Our next question comes from Vijay Kumar of Evercore ISI.
This is Kevin on for Vijay. Just a question on the reimbursement pathway for lung cancer. So a follow-up on Jason's point on similarities versus differences in the past. Are you expecting a CMS panel this time around as well? And how should we think about some of the barriers towards reimbursement in the U.S.?
Thanks for your question. this is Frank. I would say, again, I'll start with the big picture, which is that we expect the entire process of gaining reimbursement across both private payers and the Medicare program to play out over 1 to 2 years. In terms of the specifics of how we will approach CMS and what steps will happen with CMS, I'm would add the color that we have been in dialogue with CMS, and we do have multiple different pathways to approach them to request coverage. I think it's too early for us to give comments on specifics on how that will play out. And so again, I think I would think about this just in the context that it's reimbursement is always very complex there are multiple pathways to get to the end and really just think about it as a 1- to 2-year program in totality, and we'll give updates as we have specifics.
I'm showing no further questions at this time. I'd like to turn it back to Bill Doyle for closing remarks.
So let me thank you all for your continued interest in our progress at Novocure. When we entered this year 2024, we stated both externally and internally, 3 clear goals: grow GBM, deliver on the promise of our pipeline and launch [ law ]. Here, as we report Q3, I'm very pleased that we've made significant and important progress on all 3. We're delighted to report 22% top line growth year-over-year. We have a long list in terms of delivering on our pipeline, starting with the METIS successful readout FDA providing breakthrough designation. Of course, the FDA approval of LUNAR with the broad label that we had sought. And then the LPI, the last patients in for both TRIDENT earlier in the year and this quarter, PANOVA-4 and then initiating the important trial of KEYNOTE D58. That's a long list. I could make a longer list if I were to describe all the work that's being done in our preclinical and our clinical teams.

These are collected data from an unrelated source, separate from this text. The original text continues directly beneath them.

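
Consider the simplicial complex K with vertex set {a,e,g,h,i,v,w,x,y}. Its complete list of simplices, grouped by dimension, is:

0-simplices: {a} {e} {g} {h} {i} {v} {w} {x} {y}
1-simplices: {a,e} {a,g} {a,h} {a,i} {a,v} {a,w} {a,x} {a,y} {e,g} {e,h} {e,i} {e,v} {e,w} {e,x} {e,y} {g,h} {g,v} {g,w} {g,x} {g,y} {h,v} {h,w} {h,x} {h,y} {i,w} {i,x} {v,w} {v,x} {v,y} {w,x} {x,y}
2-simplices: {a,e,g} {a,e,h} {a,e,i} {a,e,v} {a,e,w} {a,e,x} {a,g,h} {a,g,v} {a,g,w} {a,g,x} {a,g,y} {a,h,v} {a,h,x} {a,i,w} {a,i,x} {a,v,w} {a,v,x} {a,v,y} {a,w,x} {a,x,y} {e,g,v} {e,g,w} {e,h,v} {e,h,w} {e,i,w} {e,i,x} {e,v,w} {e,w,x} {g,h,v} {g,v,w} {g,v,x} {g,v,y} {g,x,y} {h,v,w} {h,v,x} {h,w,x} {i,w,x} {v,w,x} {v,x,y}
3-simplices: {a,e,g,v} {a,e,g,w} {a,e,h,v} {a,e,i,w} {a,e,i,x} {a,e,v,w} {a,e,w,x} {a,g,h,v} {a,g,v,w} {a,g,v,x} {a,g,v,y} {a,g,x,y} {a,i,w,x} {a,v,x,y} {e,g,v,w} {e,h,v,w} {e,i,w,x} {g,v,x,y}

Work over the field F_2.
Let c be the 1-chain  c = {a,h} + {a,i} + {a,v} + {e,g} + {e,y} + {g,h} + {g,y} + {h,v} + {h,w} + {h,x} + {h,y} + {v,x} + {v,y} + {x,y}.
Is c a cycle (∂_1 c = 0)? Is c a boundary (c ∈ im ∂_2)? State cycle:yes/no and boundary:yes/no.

n_0=9 n_1=31 n_2=39 n_3=18  [Z2]
∂1: piv[ae,ag,ah,ai,av,aw,ax,ay] rk=8  ker:eg,eh,ei,ev,ew,ex,ey,gh,gv,gw,gx,gy,hv,hw,hx,hy,iw,ix,vw,vx,vy,wx,xy
∂2: piv[aeg,aeh,aei,aev,aew,aex,agh,agv,agw,agx,agy,ahv,ahx,aiw,aix,avw,avx,avy,awx,axy,ehw] rk=21  ker:egv,egw,ehv,eiw,eix,evw,ewx,ghv,gvw,gvx,gvy,gxy,hvw,hvx,hwx,iwx,vwx,vxy
∂3: piv[aegv,aegw,aehv,aeiw,aeix,aevw,aewx,aghv,agvw,agvx,agvy,agxy,aiwx,avxy,ehvw] rk=15  ker:egvw,eiwx,gvxy
∂1c = {a} + {g} + {i} + {w} + {x} + {y}

cycle:no boundary:no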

And then finally, from a commercial perspective, launch loan and as Frank described, we were prepared, and we launched the day after receiving FDA approval and have received our first prescriptions. So it's been a great year and a great quarter of achievement I am going to end by taking us off. I must admit for me personally, it's bitter sweet -- it deserves retirement. He spent 2 years planning to position Novocure in the strong position that we're in. But I'm going to miss -- and with that, thank you very much.
This concludes today's conference call. Thank you for participating, and you may now disconnect.